19. In these circumstances it only remains to consider to what relief the plaintiff is entitled. I have already expressed my opinion on the questions of fact, and I declare that the plaintiff is the, owner of ordinary shares Nos. 2025-2049 in the Dunbar Mills, Ltd., and solely and beneficially entitled thereto and to all the advantages and benefits thereof, and all dividends, privileges, bonuses, etc., declared since the day of purchase.
20. As regards dividends it appears that dividends which have accrued amount to Rs. 6,800 but by some arrangement or other which is not disputed this money was paid to Durga Prosad Singhania. The plaintiff by his counsel does not ask for any order against the company as regards the sum already paid to Singhania.
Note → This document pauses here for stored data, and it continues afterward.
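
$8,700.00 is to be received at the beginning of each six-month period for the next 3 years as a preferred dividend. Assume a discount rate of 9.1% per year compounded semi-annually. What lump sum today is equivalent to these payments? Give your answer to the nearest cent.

$46,839.64

This is an annuity due: 6 payments of $8,700.00 at the beginning of each six-month period.
Periodic rate r = 0.091/2 per half-year; n is counted in half-years.
PV = PMT × [(1 − (1+r)^−n)/r] × (1+r) = 8,700 × [1 − (1+r)^−6] / r × (1+r) = $46,839.64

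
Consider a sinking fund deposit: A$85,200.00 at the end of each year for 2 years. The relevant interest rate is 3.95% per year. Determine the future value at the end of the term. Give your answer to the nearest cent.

This is an ordinary annuity: 2 deposits of A$85,200.00 at the end of each year.
Periodic rate r = 0.0395 per year.
FV = PMT × [((1+r)^n − 1)/r] = 85,200 × [(1+r)^2 − 1] / r = A$173,765.40

A$173,765.40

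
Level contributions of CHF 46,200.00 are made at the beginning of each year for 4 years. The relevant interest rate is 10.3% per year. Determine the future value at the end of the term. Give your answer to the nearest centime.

This is an annuity due: 4 deposits of CHF 46,200.00 at the beginning of each year.
Periodic rate r = 0.103 per year.
FV = PMT × [((1+r)^n − 1)/r] × (1+r) = 46,200 × [(1+r)^4 − 1] / r × (1+r) = CHF 237,544.98

CHF 237,544.98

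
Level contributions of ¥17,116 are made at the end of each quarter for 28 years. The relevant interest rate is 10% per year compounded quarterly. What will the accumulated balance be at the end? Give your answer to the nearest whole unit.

This is an ordinary annuity: 112 deposits of ¥17,116 at the end of each quarter.
Periodic rate r = 0.1/4 per quarter; n is counted in quarters.
FV = PMT × [((1+r)^n − 1)/r] = 17,116 × [(1+r)^112 − 1] / r = ¥10,193,013

¥10,193,013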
I also hold that the plaintiff is entitled to have his name registered in the books of the company as the holder of the said, ordinary shares, and I direct rectification of the register of the company accordingly.
21. The plaintiff is not entitled to an order that certificates be issued to him. Once his name has been placed on the register it will be for him to apply to the company for new certificates which I have no doubt will be supplied if he furnishes an indemnity which the directors deem adequate.
22. The question of costs required a certain amount of consideration for it would appear as though the plaintiff had obtained some measure of success in these proceedings, but I think upon analysis it is clear that he has entirely failed in regard to his real object in bringing the suit. If one takes the first three issues as to purchase of the shares, delivery of the certificates with the deed of transfer and the loss, they are merely preliminary to the next point which is the rectification of the register.
23. The need for that has, as far as I am aware, been entirely ignored by the plaintiff throughout. His one object has been to get the new certificates. Assuming, however, that he was the-proper person to apply for the new certificates, he has not, according to the evidence, and there is nothing to show that he has, made any effort to prove to the directors the loss of the shares and to satisfy them. It may be that even so, had a sufficiently substantial indemnity been forthcoming the directors would not have been too stringent in this respect. The new certificates and the indemnity, undoubtedly, have been the real question at issue through out. As to that the plaintiff has entire failed in this suit.
24. The questions of fact to which I have referred and the rectification of the register have been put in issue as the company could hardly have been expected to admit them but as the same time it cannot be said that they have strenuously contested It was, however, necessary for the plaintiff to establish his case in regard to these matters before the question of the indemnity and the new certificates could be reached.
25. In the circumstances, though he may, as I said just now, appear to have obtained some measure of success in these proceedings, nevertheless as to the real objects for which the suit was brought, he has entirely failed. In my judgment he should pay the costs of the defendant company.
26. Before I conclude I wish to refer to the brief of correspondence. A brief of correspondence, was tendered in evidence, filed and marked. No letters have been referred to by either side. Learned Counsel for the defendant company was willing that the brief of correspondence should be returned. Learned Counsel for the plaintiff was anxious that it should remain on the record. To this course no objection was taken on behalf of the defendant.
27. As I have directed the plaintiff to pay the costs of the defendant, there is no need to give any special directions as to this brief of correspondence, but had I ordered otherwise I should have directed that the costs of the brief of correspondence be borne by the plaintiff in any event.